Eating without Allergens


In this post, we would like to share what a day of eating is like for Leanne. We hope this will give you, the reader, ideas on how to tweak your ever-changing eating habits, and encouragement that there are great options for you!

Breakfast

  • 2 Van's Blueberry waffles (gluten, dairy, soy protein, nut, and egg free; may contain soy lecithin), sandwiched together with a generous helping of peanut butter, drizzled with agave nectar or maple syrup.

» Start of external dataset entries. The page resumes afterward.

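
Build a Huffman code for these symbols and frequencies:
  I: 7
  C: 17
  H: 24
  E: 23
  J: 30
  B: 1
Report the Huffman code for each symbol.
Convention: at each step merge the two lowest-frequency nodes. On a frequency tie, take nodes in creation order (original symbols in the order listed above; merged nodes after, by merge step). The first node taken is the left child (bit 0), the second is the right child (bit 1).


Huffman tree construction:
Step 1: Merge B(1) + I(7) = 8
Step 2: Merge (B+I)(8) + C(17) = 25
Step 3: Merge E(23) + H(24) = 47
Step 4: Merge ((B+I)+C)(25) + J(30) = 55
Step 5: Merge (E+H)(47) + (((B+I)+C)+J)(55) = 102
Read each symbol's code off the tree from the root (left child = 0, right child = 1).

Codes:
  I: 1001 (length 4)
  C: 101 (length 3)
  H: 01 (length 2)
  E: 00 (length 2)
  J: 11 (length 2)
  B: 1000 (length 4)
Average code length: 237/102 = 2.3235 bits/symbol


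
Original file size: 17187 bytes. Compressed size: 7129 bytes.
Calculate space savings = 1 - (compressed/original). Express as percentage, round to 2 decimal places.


ratio = compressed/original = 7129/17187 = 0.41479
savings = 1 - ratio = 1 - 0.41479 = 0.58521
as a percentage: 0.58521 * 100 = 58.52%

Space savings = 1 - 7129/17187 = 58.52%


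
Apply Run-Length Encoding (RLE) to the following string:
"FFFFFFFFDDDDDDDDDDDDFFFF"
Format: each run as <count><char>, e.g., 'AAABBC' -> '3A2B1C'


Scanning runs left to right:
  i=0: run of 'F' x 8 -> '8F'
  i=8: run of 'D' x 12 -> '12D'
  i=20: run of 'F' x 4 -> '4F'

RLE = 8F12D4F


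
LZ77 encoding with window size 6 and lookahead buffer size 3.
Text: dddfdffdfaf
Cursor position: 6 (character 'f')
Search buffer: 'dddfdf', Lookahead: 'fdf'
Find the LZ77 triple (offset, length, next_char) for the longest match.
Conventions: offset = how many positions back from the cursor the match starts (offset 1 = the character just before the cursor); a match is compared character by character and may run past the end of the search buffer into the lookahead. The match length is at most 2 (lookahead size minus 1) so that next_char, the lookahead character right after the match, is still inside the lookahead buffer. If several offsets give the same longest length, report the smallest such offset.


Try each offset into the search buffer:
  offset=1 (pos 5, char 'f'): match length 1
  offset=2 (pos 4, char 'd'): match length 0
  offset=3 (pos 3, char 'f'): match length 2
  offset=4 (pos 2, char 'd'): match length 0
  offset=5 (pos 1, char 'd'): match length 0
  offset=6 (pos 0, char 'd'): match length 0
Longest match has length 2 at offset 3.
next_char = character at position 6 + 2 = 8 -> 'f'

Best match: offset=3, length=2 (matching 'fd' starting at position 3)
LZ77 triple: (3, 2, 'f')


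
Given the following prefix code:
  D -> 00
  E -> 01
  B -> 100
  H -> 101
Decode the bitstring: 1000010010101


Decoding step by step:
Bits 100 -> B
Bits 00 -> D
Bits 100 -> B
Bits 101 -> H
Bits 01 -> E


Decoded message: BDBHE


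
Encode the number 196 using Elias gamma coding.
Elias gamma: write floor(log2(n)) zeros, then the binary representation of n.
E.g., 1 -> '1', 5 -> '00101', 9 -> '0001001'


num_bits = floor(log2(196)) + 1 = 8
leading_zeros = num_bits - 1 = 7
binary(196) = 11000100

Elias gamma(196) = '0000000' + '11000100' = 000000011000100 (15 bits)


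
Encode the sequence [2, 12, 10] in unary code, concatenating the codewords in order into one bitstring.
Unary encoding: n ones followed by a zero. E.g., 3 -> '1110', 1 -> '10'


Encode each number as n ones followed by a terminating 0:
  2 -> 110 (3 bits)
  12 -> 1111111111110 (13 bits)
  10 -> 11111111110 (11 bits)
Total length = 3 + 13 + 11 = 27 bits.

Unary([2, 12, 10]) = 110111111111111011111111110 (27 bits)


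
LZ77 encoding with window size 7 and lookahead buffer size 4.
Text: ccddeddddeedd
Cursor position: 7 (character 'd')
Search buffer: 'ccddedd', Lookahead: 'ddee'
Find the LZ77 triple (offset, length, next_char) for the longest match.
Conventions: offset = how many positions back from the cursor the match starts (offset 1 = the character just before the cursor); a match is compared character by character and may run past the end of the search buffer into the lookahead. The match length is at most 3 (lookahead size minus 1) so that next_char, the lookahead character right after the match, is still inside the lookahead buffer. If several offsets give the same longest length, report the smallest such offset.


Try each offset into the search buffer:
  offset=1 (pos 6, char 'd'): match length 2
  offset=2 (pos 5, char 'd'): match length 2
  offset=3 (pos 4, char 'e'): match length 0
  offset=4 (pos 3, char 'd'): match length 1
  offset=5 (pos 2, char 'd'): match length 3
  offset=6 (pos 1, char 'c'): match length 0
  offset=7 (pos 0, char 'c'): match length 0
Longest match has length 3 at offset 5.
next_char = character at position 7 + 3 = 10 -> 'e'

Best match: offset=5, length=3 (matching 'dde' starting at position 2)
LZ77 triple: (5, 3, 'e')


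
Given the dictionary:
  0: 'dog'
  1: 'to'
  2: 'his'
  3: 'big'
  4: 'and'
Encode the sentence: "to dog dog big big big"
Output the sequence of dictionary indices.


Look up each word in the dictionary:
  'to' -> 1
  'dog' -> 0
  'dog' -> 0
  'big' -> 3
  'big' -> 3
  'big' -> 3

Encoded: [1, 0, 0, 3, 3, 3]


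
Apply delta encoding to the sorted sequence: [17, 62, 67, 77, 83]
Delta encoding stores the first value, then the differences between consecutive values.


First value: 17
Deltas:
  62 - 17 = 45
  67 - 62 = 5
  77 - 67 = 10
  83 - 77 = 6


Delta encoded: [17, 45, 5, 10, 6]


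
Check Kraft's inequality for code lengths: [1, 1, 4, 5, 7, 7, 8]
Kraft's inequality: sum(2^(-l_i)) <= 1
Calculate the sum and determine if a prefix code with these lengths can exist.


Sum = 2^(-1) + 2^(-1) + 2^(-4) + 2^(-5) + 2^(-7) + 2^(-7) + 2^(-8)
    = 0.5 + 0.5 + 0.0625 + 0.03125 + 0.0078125 + 0.0078125 + 0.00390625
    = 285/256 = 1.11328125
Since 1.11328125 > 1, Kraft's inequality is NOT satisfied.
A prefix code with these lengths CANNOT exist.

Kraft sum = 1.11328125. Not satisfied.


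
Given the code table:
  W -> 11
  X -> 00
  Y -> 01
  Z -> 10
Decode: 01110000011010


Decoding:
01 -> Y
11 -> W
00 -> X
00 -> X
01 -> Y
10 -> Z
10 -> Z


Result: YWXXYZZ


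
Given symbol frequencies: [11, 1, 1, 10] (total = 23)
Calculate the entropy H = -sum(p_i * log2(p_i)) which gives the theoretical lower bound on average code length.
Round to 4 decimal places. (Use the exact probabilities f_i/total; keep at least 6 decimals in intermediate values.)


Per-symbol terms -p_i * log2(p_i) with p_i = f_i/23:
  p = 11/23 = 0.478261: log2(p) = -1.064130, -p*log2(p) = 0.508932
  p = 1/23 = 0.043478: log2(p) = -4.523562, -p*log2(p) = 0.196677
  p = 1/23 = 0.043478: log2(p) = -4.523562, -p*log2(p) = 0.196677
  p = 10/23 = 0.434783: log2(p) = -1.201634, -p*log2(p) = 0.522450
H = 0.508932 + 0.196677 + 0.196677 + 0.522450 = 1.424736

H = 1.4247 bits/symbol


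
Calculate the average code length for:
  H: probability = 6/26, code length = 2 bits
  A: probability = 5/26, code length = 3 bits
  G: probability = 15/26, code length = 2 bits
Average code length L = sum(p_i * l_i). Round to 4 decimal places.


Weighted contributions p_i * l_i:
  H: (6/26) * 2 = 12/26
  A: (5/26) * 3 = 15/26
  G: (15/26) * 2 = 30/26
Sum = (12 + 15 + 30)/26 = 57/26

L = 57/26 = 2.1923 bits/symbol


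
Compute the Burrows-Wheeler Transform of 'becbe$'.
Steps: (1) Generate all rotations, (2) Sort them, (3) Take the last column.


Rotations (sorted):
  0: $becbe -> last char: e
  1: be$bec -> last char: c
  2: becbe$ -> last char: $
  3: cbe$be -> last char: e
  4: e$becb -> last char: b
  5: ecbe$b -> last char: b


BWT = ec$ebb


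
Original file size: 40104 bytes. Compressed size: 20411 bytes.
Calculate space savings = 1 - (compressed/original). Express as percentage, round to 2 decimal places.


ratio = compressed/original = 20411/40104 = 0.508952
savings = 1 - ratio = 1 - 0.508952 = 0.491048
as a percentage: 0.491048 * 100 = 49.1%

Space savings = 1 - 20411/40104 = 49.1%


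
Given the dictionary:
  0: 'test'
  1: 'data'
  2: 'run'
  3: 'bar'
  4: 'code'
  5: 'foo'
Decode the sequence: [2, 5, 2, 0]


Look up each index in the dictionary:
  2 -> 'run'
  5 -> 'foo'
  2 -> 'run'
  0 -> 'test'

Decoded: "run foo run test"


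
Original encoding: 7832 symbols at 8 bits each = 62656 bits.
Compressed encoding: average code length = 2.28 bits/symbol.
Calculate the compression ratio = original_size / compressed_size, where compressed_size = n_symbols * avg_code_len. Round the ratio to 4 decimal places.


original_size = n_symbols * orig_bits = 7832 * 8 = 62656 bits
compressed_size = n_symbols * avg_code_len = 7832 * 2.28 = 17856.96 bits
ratio = original_size / compressed_size = 62656 / 17856.96 = 3.5088

Compression ratio = 3.5088


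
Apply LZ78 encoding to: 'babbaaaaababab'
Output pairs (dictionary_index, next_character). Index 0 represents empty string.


LZ78 encoding steps:
Dictionary: {0: ''}
Step 1: w='' (idx 0), next='b' -> output (0, 'b'), add 'b' as idx 1
Step 2: w='' (idx 0), next='a' -> output (0, 'a'), add 'a' as idx 2
Step 3: w='b' (idx 1), next='b' -> output (1, 'b'), add 'bb' as idx 3
Step 4: w='a' (idx 2), next='a' -> output (2, 'a'), add 'aa' as idx 4
Step 5: w='aa' (idx 4), next='a' -> output (4, 'a'), add 'aaa' as idx 5
Step 6: w='b' (idx 1), next='a' -> output (1, 'a'), add 'ba' as idx 6
Step 7: w='ba' (idx 6), next='b' -> output (6, 'b'), add 'bab' as idx 7


Encoded: [(0, 'b'), (0, 'a'), (1, 'b'), (2, 'a'), (4, 'a'), (1, 'a'), (6, 'b')]


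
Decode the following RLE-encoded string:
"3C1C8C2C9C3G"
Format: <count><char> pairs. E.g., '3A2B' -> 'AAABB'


Expanding each <count><char> pair:
  3C -> 'CCC'
  1C -> 'C'
  8C -> 'CCCCCCCC'
  2C -> 'CC'
  9C -> 'CCCCCCCCC'
  3G -> 'GGG'

Decoded = CCCCCCCCCCCCCCCCCCCCCCCGGG


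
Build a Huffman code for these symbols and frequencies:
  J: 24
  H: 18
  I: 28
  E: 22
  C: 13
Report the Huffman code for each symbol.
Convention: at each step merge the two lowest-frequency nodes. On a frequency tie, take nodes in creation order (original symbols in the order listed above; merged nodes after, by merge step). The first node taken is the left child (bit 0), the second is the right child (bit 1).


Huffman tree construction:
Step 1: Merge C(13) + H(18) = 31
Step 2: Merge E(22) + J(24) = 46
Step 3: Merge I(28) + (C+H)(31) = 59
Step 4: Merge (E+J)(46) + (I+(C+H))(59) = 105
Read each symbol's code off the tree from the root (left child = 0, right child = 1).

Codes:
  J: 01 (length 2)
  H: 111 (length 3)
  I: 10 (length 2)
  E: 00 (length 2)
  C: 110 (length 3)
Average code length: 241/105 = 2.2952 bits/symbol


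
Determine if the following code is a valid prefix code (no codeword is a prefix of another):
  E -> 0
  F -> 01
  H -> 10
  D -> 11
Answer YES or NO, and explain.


Checking each pair (does one codeword prefix another?):
  E='0' vs F='01': prefix -- VIOLATION

NO -- this is NOT a valid prefix code. E (0) is a prefix of F (01).


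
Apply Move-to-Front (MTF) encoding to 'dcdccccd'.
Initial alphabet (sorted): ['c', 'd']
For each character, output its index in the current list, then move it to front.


MTF encoding:
'd': index 1 in ['c', 'd'] -> ['d', 'c']
'c': index 1 in ['d', 'c'] -> ['c', 'd']
'd': index 1 in ['c', 'd'] -> ['d', 'c']
'c': index 1 in ['d', 'c'] -> ['c', 'd']
'c': index 0 in ['c', 'd'] -> ['c', 'd']
'c': index 0 in ['c', 'd'] -> ['c', 'd']
'c': index 0 in ['c', 'd'] -> ['c', 'd']
'd': index 1 in ['c', 'd'] -> ['d', 'c']


Output: [1, 1, 1, 1, 0, 0, 0, 1]


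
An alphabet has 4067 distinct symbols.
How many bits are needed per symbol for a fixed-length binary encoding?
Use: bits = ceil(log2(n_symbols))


log2(4067) = 11.9897
Bracket: 2^11 = 2048 < 4067 <= 2^12 = 4096
So ceil(log2(4067)) = 12

bits = ceil(log2(4067)) = ceil(11.9897) = 12 bits


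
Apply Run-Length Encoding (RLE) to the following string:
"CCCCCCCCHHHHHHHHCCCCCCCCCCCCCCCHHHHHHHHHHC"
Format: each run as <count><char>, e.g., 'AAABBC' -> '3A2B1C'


Scanning runs left to right:
  i=0: run of 'C' x 8 -> '8C'
  i=8: run of 'H' x 8 -> '8H'
  i=16: run of 'C' x 15 -> '15C'
  i=31: run of 'H' x 10 -> '10H'
  i=41: run of 'C' x 1 -> '1C'

RLE = 8C8H15C10H1C


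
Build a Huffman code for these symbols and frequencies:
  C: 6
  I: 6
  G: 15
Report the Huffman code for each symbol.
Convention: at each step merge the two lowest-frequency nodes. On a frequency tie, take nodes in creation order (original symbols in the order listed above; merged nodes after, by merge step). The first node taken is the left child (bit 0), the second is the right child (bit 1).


Huffman tree construction:
Step 1: Merge C(6) + I(6) = 12
Step 2: Merge (C+I)(12) + G(15) = 27
Read each symbol's code off the tree from the root (left child = 0, right child = 1).

Codes:
  C: 00 (length 2)
  I: 01 (length 2)
  G: 1 (length 1)
Average code length: 39/27 = 1.4444 bits/symbol


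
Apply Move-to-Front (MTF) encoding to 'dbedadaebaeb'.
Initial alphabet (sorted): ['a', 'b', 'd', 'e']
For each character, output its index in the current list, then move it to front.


MTF encoding:
'd': index 2 in ['a', 'b', 'd', 'e'] -> ['d', 'a', 'b', 'e']
'b': index 2 in ['d', 'a', 'b', 'e'] -> ['b', 'd', 'a', 'e']
'e': index 3 in ['b', 'd', 'a', 'e'] -> ['e', 'b', 'd', 'a']
'd': index 2 in ['e', 'b', 'd', 'a'] -> ['d', 'e', 'b', 'a']
'a': index 3 in ['d', 'e', 'b', 'a'] -> ['a', 'd', 'e', 'b']
'd': index 1 in ['a', 'd', 'e', 'b'] -> ['d', 'a', 'e', 'b']
'a': index 1 in ['d', 'a', 'e', 'b'] -> ['a', 'd', 'e', 'b']
'e': index 2 in ['a', 'd', 'e', 'b'] -> ['e', 'a', 'd', 'b']
'b': index 3 in ['e', 'a', 'd', 'b'] -> ['b', 'e', 'a', 'd']
'a': index 2 in ['b', 'e', 'a', 'd'] -> ['a', 'b', 'e', 'd']
'e': index 2 in ['a', 'b', 'e', 'd'] -> ['e', 'a', 'b', 'd']
'b': index 2 in ['e', 'a', 'b', 'd'] -> ['b', 'e', 'a', 'd']


Output: [2, 2, 3, 2, 3, 1, 1, 2, 3, 2, 2, 2]


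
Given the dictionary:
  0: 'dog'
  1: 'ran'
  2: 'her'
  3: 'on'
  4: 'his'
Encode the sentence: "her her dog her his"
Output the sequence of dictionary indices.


Look up each word in the dictionary:
  'her' -> 2
  'her' -> 2
  'dog' -> 0
  'her' -> 2
  'his' -> 4

Encoded: [2, 2, 0, 2, 4]


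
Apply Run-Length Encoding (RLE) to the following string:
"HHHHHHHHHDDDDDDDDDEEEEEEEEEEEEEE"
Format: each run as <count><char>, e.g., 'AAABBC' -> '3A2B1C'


Scanning runs left to right:
  i=0: run of 'H' x 9 -> '9H'
  i=9: run of 'D' x 9 -> '9D'
  i=18: run of 'E' x 14 -> '14E'

RLE = 9H9D14E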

Accompanied by a tall glass of V8 Splash or 100% juice, coffee, water, or coconut milk.
                                                                    or
  • Belvita breakfast biscuits (contains wheat and soy lecithin), sliced apple, and a glass of coconut milk.
                                                                    or
  • 2 Oatmeal packets (cream/dairy-free), fruit, and a glass of 100% juice.

Lunch 

  • Burrito made with lactose-free flour tortilla, black beans (drained), pinto beans (drained), tomato, rice, and turkey or chicken, heated up in the microwave. Accompanied by fruit or veggies on the side, and a glass of water.
                                                                    or
  • Turkey sandwich on dairy-free bread (Nature's Own Whole Wheat is one) with mustard, tomato, and lettuce. Accompanied by wheat thins and a glass of water.
                                                                    or
  • Peanut butter and jelly sandwich on dairy-free bread, applesauce, and a glass of water. 

Dinner
  • Spaghetti with meat marinara sauce, broccoli or mixed veggies, a slice of whole wheat Nature's Own bread, and a glass of water.
                                                                    or
  • Pasta tossed with halved grape tomatoes, fresh spinach leaves, minced garlic, olive oil, salt, and pepper (warmed together in a saucepan or skillet). Accompanied by a slice of whole wheat Nature's Own bread, and a glass of water.
                                                                    or
  • Seasoned baked chicken, with a vegetable medley, a slice of whole wheat Nature's Own bread, and a glass of water.

Dessert


  • So Delicious coconut milk ice cream (favorite flavor: Mint Chip)
                                                                          or
  • Store-brand butter-less/flavor-less popcorn, mixed immediately with mini marshmallows, raisins, and brown sugar = dessert popcorn! (The marshmallows get warm and puffy like they do with a campfire!)


 So as you can see, there are options, but these are just a few. There are endless possibilities to be had! In the coming weeks it is going to be even more fun to explore these options together, as Leanne starts experimenting baking with flaxseed, different flours and oils, and egg replacers. We are looking forward to sharing with you the outcome, successes, failures, and tips!